In October 2012, I applied to several jobs in the constant effort to get out of McDonald (I had been in the meantime promoted Shift Manager). Unexpectedly, I landed a job at Inditex, the company running among other shops Zara, for a full time position as a Sales Assistant in Bershka. I am still subject to a performance review at the end of January after which the post should hopefully be confirmed. The position is ok and better than my previous job, although not something I would like to do for the rest of my life. I guess there is room for growth within the company, so if nothing better comes along, there could still be several paths I could pursue over there.

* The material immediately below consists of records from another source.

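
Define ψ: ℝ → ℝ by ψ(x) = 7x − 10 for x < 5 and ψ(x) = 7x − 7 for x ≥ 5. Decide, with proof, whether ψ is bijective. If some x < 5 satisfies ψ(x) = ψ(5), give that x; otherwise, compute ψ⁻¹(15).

25/7

Both pieces are strictly increasing (slopes 7 and 7), so each is injective on its own interval.
The left piece maps (−∞, 5) onto (−∞, 25); the right piece maps [5, ∞) onto [28, ∞).
The images leave a gap (25 has no preimage), so ψ is not surjective, hence not bijective.
Because the two images are disjoint, no x < 5 has ψ(x) = ψ(5), so we compute ψ⁻¹(15): 15 lies in (−∞, 25), so solve 7x − 10 = 15: x = (15 + 10)/7 = 25/7.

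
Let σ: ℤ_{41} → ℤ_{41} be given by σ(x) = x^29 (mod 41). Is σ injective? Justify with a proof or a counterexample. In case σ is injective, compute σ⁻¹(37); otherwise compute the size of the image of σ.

Since 41 is prime, the nonzero elements of ℤ_{41} form a cyclic group of order 40.
As gcd(29, 40) = 1, raising to the 29th power is a bijection on this group: if a^29 ≡ b^29 then (ab^{−1})^29 = 1, and the only element of order dividing gcd(29, 40) = 1 is 1, so a = b.
With σ(0) = 0 this makes σ injective on all of ℤ_{41}, hence bijective (finite equal-size domain and codomain). In particular σ is injective.
Since σ is injective, we find the preimage of 37. The inverse of x ↦ x^29 on (ℤ_{41})^× is x ↦ x^29, because 29·29 = 841 = 21·40 + 1 ≡ 1 (mod 40) and x^{40} = 1 for x ≠ 0 (Fermat). So σ⁻¹(37) = 37^29 mod 41.
Repeated squaring mod 41: 37^1 ≡ 37, 37^2 ≡ 37² = 1369 ≡ 16, 37^4 ≡ 16² = 256 ≡ 10, 37^8 ≡ 10² = 100 ≡ 18, 37^16 ≡ 18² = 324 ≡ 37. Since 29 = 16 + 8 + 4 + 1, 37^29 ≡ 37·18·10·37: 37·18 = 666 ≡ 10, then 10·10 = 100 ≡ 18, then 18·37 = 666 ≡ 10. So 37^29 ≡ 10 (mod 41).
Hence σ⁻¹(37) = 10.

10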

This new job could not have come at worst time though, as I needed to finish my dissertation to hand in at the end of November. I spent the last few months of 2012 rushing back and forth, dividing my time between work and project, with serious lack of sleep and on the constant verge of a breakdown. The project has come out completely crap. Everything that could go wrong with it, has gone wrong. I am not one to ‘believe’ in bad luck, but this final project seemed blighted from the get go. At first I was lacking interesting ideas, all those that I pursued ended up in nothing. Out of time, I ended up focusing again on the Heygate estate simply because I had accumulated roughly 1000 photos, and surely I could find 30 to fit into a project. I worked with the local history archive and studied the documentation regarding the opening of the estate in ’70s. The idea was to juxtapose the old documentation with contemporary imagery. Overall the idea itself was not bad, but lack of time (and frankly of some deeper thoughts and theoretical guidance) meant the project was carried out quickly and poorly. I handed in the whole lot and decided to leave it at that. I got a Pass and finally finished my MA with great disappointment, for many reasons.
On December 15th, I turned 28. The end of my studies and the realisation of being now closer to 30 than to 20 really got me thinking about what I want to do with my life. Until a few years ago, not knowing what I would end up doing would have filled me with excitement but now it’s starting to scare me. I am beginning to appreciate a bit of routine and knowing what I am going to do tomorrow. I am starting to desire those long terms commitments that years ago only seemed like burdens. I find myself still leading the life of the a 20-year-old when that time, I feel, has passed, but somehow my circumstances have not changed, yet, with me. I see myself surrounded with teenagers and young people, and all of a sudden I long for more mature company.
My perspective on life has mutated dramatically in what seems a very short period of time, probably simply the final appearance of thoughts I had been harbouring for a while.
I find it ironic, how my current limp mirrors my uneven inner gait as I fully venture into adulthood.